I get paid to write for these companies that are full of people so much smarter than me, so they must know. They all want web sites with pictures like this:
Even though we know the majority of those wearing headsets, forgive me, don't look like those three. And they all want me to say they "deliver value."
I was walking my daughter to school this morning, and I saw a cement mixer go down the avenue, and it was a nice, dirty, hard-working cement mixer, and big letters on the side of the mixer read: DELIVERING VALUE.
So I am a miserable woman for 3/5ths of my life, and a lot of people would like me to be a lot more miserable, and part of the misery is knowing that old lady writers like me are a dime a dozen in DC, and anyone else could take my job.
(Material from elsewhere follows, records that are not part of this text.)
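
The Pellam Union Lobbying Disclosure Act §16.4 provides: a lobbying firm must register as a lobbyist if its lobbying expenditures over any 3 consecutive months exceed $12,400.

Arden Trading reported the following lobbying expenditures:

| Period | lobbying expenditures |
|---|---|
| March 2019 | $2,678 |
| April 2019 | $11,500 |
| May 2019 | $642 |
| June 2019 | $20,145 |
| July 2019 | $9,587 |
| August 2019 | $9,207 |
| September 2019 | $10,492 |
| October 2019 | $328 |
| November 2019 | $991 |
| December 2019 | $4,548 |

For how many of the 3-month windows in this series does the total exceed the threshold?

6

March 2019–May 2019: $2,678 + $11,500 + $642 = $14,820 (over)
April 2019–June 2019: $11,500 + $642 + $20,145 = $32,287 (over)
May 2019–July 2019: $642 + $20,145 + $9,587 = $30,374 (over)
June 2019–August 2019: $20,145 + $9,587 + $9,207 = $38,939 (over)
July 2019–September 2019: $9,587 + $9,207 + $10,492 = $29,286 (over)
August 2019–October 2019: $9,207 + $10,492 + $328 = $20,027 (over)
September 2019–November 2019: $10,492 + $328 + $991 = $11,811 (under)
October 2019–December 2019: $328 + $991 + $4,548 = $5,867 (under)
6 windows exceed the threshold.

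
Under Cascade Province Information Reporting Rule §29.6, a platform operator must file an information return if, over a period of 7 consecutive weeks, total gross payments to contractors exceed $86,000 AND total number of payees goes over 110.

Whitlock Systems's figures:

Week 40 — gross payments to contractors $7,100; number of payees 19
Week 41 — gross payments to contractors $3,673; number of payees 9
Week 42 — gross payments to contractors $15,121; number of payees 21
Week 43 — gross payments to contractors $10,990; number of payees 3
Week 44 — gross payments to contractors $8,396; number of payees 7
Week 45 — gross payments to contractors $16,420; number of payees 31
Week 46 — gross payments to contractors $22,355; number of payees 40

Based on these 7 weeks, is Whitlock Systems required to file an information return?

Total gross payments to contractors: $7,100 + $3,673 + $15,121 + $10,990 + $8,396 + $16,420 + $22,355 = $84,055 (≤ $86,000).
Total number of payees: 19 + 9 + 21 + 3 + 7 + 31 + 40 = 130 (> 110).
The test is 'and': the rule requires both, and at least one is not exceeded.

No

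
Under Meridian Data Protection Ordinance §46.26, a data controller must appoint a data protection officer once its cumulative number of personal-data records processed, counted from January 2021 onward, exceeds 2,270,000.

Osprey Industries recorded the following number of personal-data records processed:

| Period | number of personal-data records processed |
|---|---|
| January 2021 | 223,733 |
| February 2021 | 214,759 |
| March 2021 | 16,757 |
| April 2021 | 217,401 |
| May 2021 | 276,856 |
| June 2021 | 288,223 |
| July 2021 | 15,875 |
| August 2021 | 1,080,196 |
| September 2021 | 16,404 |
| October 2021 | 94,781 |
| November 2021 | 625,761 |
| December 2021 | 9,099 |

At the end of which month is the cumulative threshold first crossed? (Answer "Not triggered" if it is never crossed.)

August 2021

Through January 2021: 223,733
Through February 2021: 438,492
Through March 2021: 455,249
Through April 2021: 672,650
Through May 2021: 949,506
Through June 2021: 1,237,729
Through July 2021: 1,253,604
Through August 2021: 2,333,800 ← exceeds threshold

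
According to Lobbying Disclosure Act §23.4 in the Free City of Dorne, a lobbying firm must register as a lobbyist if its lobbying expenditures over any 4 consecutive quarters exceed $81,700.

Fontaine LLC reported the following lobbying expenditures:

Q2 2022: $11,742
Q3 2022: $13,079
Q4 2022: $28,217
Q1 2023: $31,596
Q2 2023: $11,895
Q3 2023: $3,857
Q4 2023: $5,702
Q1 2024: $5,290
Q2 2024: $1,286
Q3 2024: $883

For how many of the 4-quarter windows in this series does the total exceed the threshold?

2

Q2 2022–Q1 2023: $11,742 + $13,079 + $28,217 + $31,596 = $84,634 (over)
Q3 2022–Q2 2023: $13,079 + $28,217 + $31,596 + $11,895 = $84,787 (over)
Q4 2022–Q3 2023: $28,217 + $31,596 + $11,895 + $3,857 = $75,565 (under)
Q1 2023–Q4 2023: $31,596 + $11,895 + $3,857 + $5,702 = $53,050 (under)
Q2 2023–Q1 2024: $11,895 + $3,857 + $5,702 + $5,290 = $26,744 (under)
Q3 2023–Q2 2024: $3,857 + $5,702 + $5,290 + $1,286 = $16,135 (under)
Q4 2023–Q3 2024: $5,702 + $5,290 + $1,286 + $883 = $13,161 (under)
2 windows exceed the threshold.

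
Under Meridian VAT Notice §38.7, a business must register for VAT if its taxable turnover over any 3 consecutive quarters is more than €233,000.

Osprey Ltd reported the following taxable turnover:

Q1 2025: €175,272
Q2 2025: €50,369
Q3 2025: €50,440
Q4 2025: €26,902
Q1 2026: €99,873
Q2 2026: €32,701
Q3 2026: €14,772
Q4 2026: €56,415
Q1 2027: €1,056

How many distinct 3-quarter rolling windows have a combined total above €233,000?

Q1 2025–Q3 2025: €175,272 + €50,369 + €50,440 = €276,081 (over)
Q2 2025–Q4 2025: €50,369 + €50,440 + €26,902 = €127,711 (under)
Q3 2025–Q1 2026: €50,440 + €26,902 + €99,873 = €177,215 (under)
Q4 2025–Q2 2026: €26,902 + €99,873 + €32,701 = €159,476 (under)
Q1 2026–Q3 2026: €99,873 + €32,701 + €14,772 = €147,346 (under)
Q2 2026–Q4 2026: €32,701 + €14,772 + €56,415 = €103,888 (under)
Q3 2026–Q1 2027: €14,772 + €56,415 + €1,056 = €72,243 (under)
1 window exceeds the threshold.

1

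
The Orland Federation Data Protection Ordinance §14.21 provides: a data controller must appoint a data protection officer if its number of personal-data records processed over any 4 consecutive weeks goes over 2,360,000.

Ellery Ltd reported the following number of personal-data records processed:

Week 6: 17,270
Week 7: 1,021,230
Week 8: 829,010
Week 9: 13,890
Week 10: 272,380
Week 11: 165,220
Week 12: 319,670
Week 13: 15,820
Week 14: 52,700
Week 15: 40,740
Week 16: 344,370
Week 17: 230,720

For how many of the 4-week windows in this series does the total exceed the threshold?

0

Week 6–Week 9: 17,270 + 1,021,230 + 829,010 + 13,890 = 1,881,400 (under)
Week 7–Week 10: 1,021,230 + 829,010 + 13,890 + 272,380 = 2,136,510 (under)
Week 8–Week 11: 829,010 + 13,890 + 272,380 + 165,220 = 1,280,500 (under)
Week 9–Week 12: 13,890 + 272,380 + 165,220 + 319,670 = 771,160 (under)
Week 10–Week 13: 272,380 + 165,220 + 319,670 + 15,820 = 773,090 (under)
Week 11–Week 14: 165,220 + 319,670 + 15,820 + 52,700 = 553,410 (under)
Week 12–Week 15: 319,670 + 15,820 + 52,700 + 40,740 = 428,930 (under)
Week 13–Week 16: 15,820 + 52,700 + 40,740 + 344,370 = 453,630 (under)
Week 14–Week 17: 52,700 + 40,740 + 344,370 + 230,720 = 668,530 (under)
0 windows exceed the threshold.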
Here's a taste.
Penis Dimension: New Metrics, New Marketplace Realities
In today's tight markets, yesterday's methods no longer apply. You demand solutions that fill critical gaps. Can your enterprise leaders manage the risks presented by finite resources?
The Big Picture: It's About Performance
Evaluate impact. Maximize operations. Locate opportunity. Optimize resources. Align with the mission. Strengthen responses. Assess efficiencies. Strategize stakeholders. Fitter. Happier. More productive.
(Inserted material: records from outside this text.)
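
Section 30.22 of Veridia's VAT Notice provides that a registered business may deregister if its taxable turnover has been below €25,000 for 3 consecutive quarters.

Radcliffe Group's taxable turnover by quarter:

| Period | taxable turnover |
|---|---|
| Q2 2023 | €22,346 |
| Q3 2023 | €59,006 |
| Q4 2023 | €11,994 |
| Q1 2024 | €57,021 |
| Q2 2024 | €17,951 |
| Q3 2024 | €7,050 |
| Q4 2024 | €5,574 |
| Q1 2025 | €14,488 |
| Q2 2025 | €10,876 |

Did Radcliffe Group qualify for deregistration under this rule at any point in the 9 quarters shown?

Yes

Quarters below €25,000: Q2 2023, Q4 2023, Q2 2024, Q3 2024, Q4 2024, Q1 2025, Q2 2025.
Longest run of consecutive quarters below the threshold: 5.
5 ≥ 3, so Radcliffe Group became eligible.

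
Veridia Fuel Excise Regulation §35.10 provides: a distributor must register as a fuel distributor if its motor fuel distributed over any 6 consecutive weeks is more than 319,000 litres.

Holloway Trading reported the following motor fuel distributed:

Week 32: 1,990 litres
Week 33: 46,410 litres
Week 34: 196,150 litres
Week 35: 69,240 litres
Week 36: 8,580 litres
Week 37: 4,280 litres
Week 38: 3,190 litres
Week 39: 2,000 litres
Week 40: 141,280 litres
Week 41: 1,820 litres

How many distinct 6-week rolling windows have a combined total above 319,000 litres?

2

Week 32–Week 37: 1,990 litres + 46,410 litres + 196,150 litres + 69,240 litres + 8,580 litres + 4,280 litres = 326,650 litres (over)
Week 33–Week 38: 46,410 litres + 196,150 litres + 69,240 litres + 8,580 litres + 4,280 litres + 3,190 litres = 327,850 litres (over)
Week 34–Week 39: 196,150 litres + 69,240 litres + 8,580 litres + 4,280 litres + 3,190 litres + 2,000 litres = 283,440 litres (under)
Week 35–Week 40: 69,240 litres + 8,580 litres + 4,280 litres + 3,190 litres + 2,000 litres + 141,280 litres = 228,570 litres (under)
Week 36–Week 41: 8,580 litres + 4,280 litres + 3,190 litres + 2,000 litres + 141,280 litres + 1,820 litres = 161,150 litres (under)
2 windows exceed the threshold.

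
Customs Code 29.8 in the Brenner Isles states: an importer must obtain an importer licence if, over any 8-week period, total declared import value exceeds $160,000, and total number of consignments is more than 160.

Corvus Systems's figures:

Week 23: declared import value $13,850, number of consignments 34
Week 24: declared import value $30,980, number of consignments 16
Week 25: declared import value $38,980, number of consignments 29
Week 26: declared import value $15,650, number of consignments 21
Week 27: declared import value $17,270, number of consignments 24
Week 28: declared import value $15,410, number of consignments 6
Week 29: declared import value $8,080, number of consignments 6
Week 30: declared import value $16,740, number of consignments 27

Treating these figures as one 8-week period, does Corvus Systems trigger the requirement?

Total declared import value: $13,850 + $30,980 + $38,980 + $15,650 + $17,270 + $15,410 + $8,080 + $16,740 = $156,960 (≤ $160,000).
Total number of consignments: 34 + 16 + 29 + 21 + 24 + 6 + 6 + 27 = 163 (> 160).
The test is 'and': the rule requires both, and at least one is not exceeded.

No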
****Click here to download our Penis Dimension: Partnering to Improve Performance Realities white paper. You're so smart we need to actually tell you to click on something or you won't get it. It's a value-add!****
Deep Insight from a Shared Knowledge Base
Yes, it is true.
We are dying and our planet is dying while we dick around with this. And we includes me. Why did we design things this way again?
And won't the spam roll in cause I said "penis." Because when it comes to maximizing efficiencies, the spammers got the big-city consultants beat all to hell.